At the moment each thread creates up to 5000 documents with a size of about
1kb adds them to the server and commits the data. So small documents but
about 30 million of them :)

So my questions to you is the best practice for loading solr with small
documents.
Should I send larger chucks, commit less seldomly or smaller chucks and
commit more often.
The load is done to an separate core that isn't in use so there is no issue
of waiting for commit.

Eager to hear your suggestions.

best regards

Daniel

Re: Solr adding and commit

Posted by Erick Erickson <er...@gmail.com>.

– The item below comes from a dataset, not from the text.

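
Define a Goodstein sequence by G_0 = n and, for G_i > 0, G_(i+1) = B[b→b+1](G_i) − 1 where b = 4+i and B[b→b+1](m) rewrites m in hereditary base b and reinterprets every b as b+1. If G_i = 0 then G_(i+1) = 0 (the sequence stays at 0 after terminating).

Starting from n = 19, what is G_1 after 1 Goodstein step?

G_0=19  [base 4] 4^2 + 3  →[4↦5]→  5^2 + 3 = 28  −1 ⇒ G_1=27
G_1=27  [base 5] 5^2 + 2  →[5↦6]→  6^2 + 2 = 38  −1 ⇒ G_2=37

27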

Commit as rarely as possible. But let's be clear what "commit" means,
I'm talking about an actual call to _server.commit() as opposed
to _server.add(List). I don't issue an explicit commit until all the documents
are indexed, just rely on commitWithin to keep things flowing.

I'm guessing you're talking SolrJ here BTW.

By and large I prefer sending fewer packets with lots of docs
in them, I think 5-10K is fine. You probably want to set the
commitWithin variable to limit how long it takes to some rather long
period (i often use 10 minutes or even longer).

But really the packet size is irrelevant if your parsing/etc process isn't
keeping Solr busy. Throw a perf monitor on it (or just use Top or similar)
and see if you're pegging the CPU before worrying about tweaking your
packet size IMO...

Best
Erick

On Fri, Mar 30, 2012 at 1:00 PM, Daniel Persson <ma...@gmail.com> wrote:
> Hi Solr users.
>
> I've been using solr for a while now and got really good search potential.
>
> The last assignment was to take a really large dataset in files and load it
> to solr for searches.
>
> My solution was to build a tool that loads information with about 20
> threads reading data and submitting and because the data needs some
> preprocessing and the parsing isn't simple either.
> At the moment each thread creates up to 5000 documents with a size of about
> 1kb adds them to the server and commits the data. So small documents but
> about 30 million of them :)
>
> So my questions to you is the best practice for loading solr with small
> documents.
> Should I send larger chucks, commit less seldomly or smaller chucks and
> commit more often.
> The load is done to an separate core that isn't in use so there is no issue
> of waiting for commit.
>
> Eager to hear your suggestions.
>
> best regards
>
> Daniel